A former government drugs tsar who was sacked from his role after suggesting horse-riding was as dangerous as ecstasy has waded into the debate about the financial crisis, saying bankers' cocaine habit was to blame for the economic meltdown.

Professor David Nutt told the Sunday Times that the class A drug had made bankers "overconfident" and led to them taking more risks.

He blamed cocaine for the recent financial crash as well as the 1995 collapse of Barings bank, saying the white powder contributed to bankers' "culture of excitement and drive and more and more and more. It is a 'more' drug".

david nutt

David Nutt was sacked by the government

The 61-year-old is a professor of neuropsychopharmacology at Imperial College London and is in favour of decriminalising a number of drugs, hitting headlines last week after claiming the government's policy on magic mushrooms, ecstasy and cannabis made it difficult to study their beneficial qualities.

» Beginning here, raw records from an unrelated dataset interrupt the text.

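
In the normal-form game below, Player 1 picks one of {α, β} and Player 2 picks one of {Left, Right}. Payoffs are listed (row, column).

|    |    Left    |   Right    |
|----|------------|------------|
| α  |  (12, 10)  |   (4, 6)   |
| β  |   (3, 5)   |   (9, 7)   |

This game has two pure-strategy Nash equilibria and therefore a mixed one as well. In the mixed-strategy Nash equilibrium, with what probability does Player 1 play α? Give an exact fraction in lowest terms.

1/3

Player 1's mix p on α must make Player 2 indifferent between Left and Right.
Player 2's payoff from Left: 10p + 5(1−p). From Right: 6p + 7(1−p).
Set equal: 4p = 2(1−p) → p = 2/6 = 1/3.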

He insisted the "insane" and "absurd" laws hindered harnessing the chemical psilocybin, which could be used to treat depression. He told the BBC it would cost him £6,000 to buy a licence in order to study the drug, or he would be forced to buy it on the street which his "ethics committee would not allow."

He said: "We have regulations which are 50 years old, have never been reviewed and they are holding us back, they're stopping us doing the science and I think it's a disgrace actually."

In June last year he claimed that legalising or decriminalising cannabis would cut alcohol consumption by a quarter.

Nutt, was sacked by the Labour government in 2009 for opposing ministers' decision to upgrade Cannabis from a class C to class B drug and arguing there was "not much difference" between riding and ectascy.

"A regulated market for those drugs is the best way forward," he claimed.

"Cannabis is not safe, but in population terms but I believe that kind of regulation would have a net benefit on public health."

"I think you might find you might reduce alcohol consumption by a quarter if you went with a Dutch model," he concluded.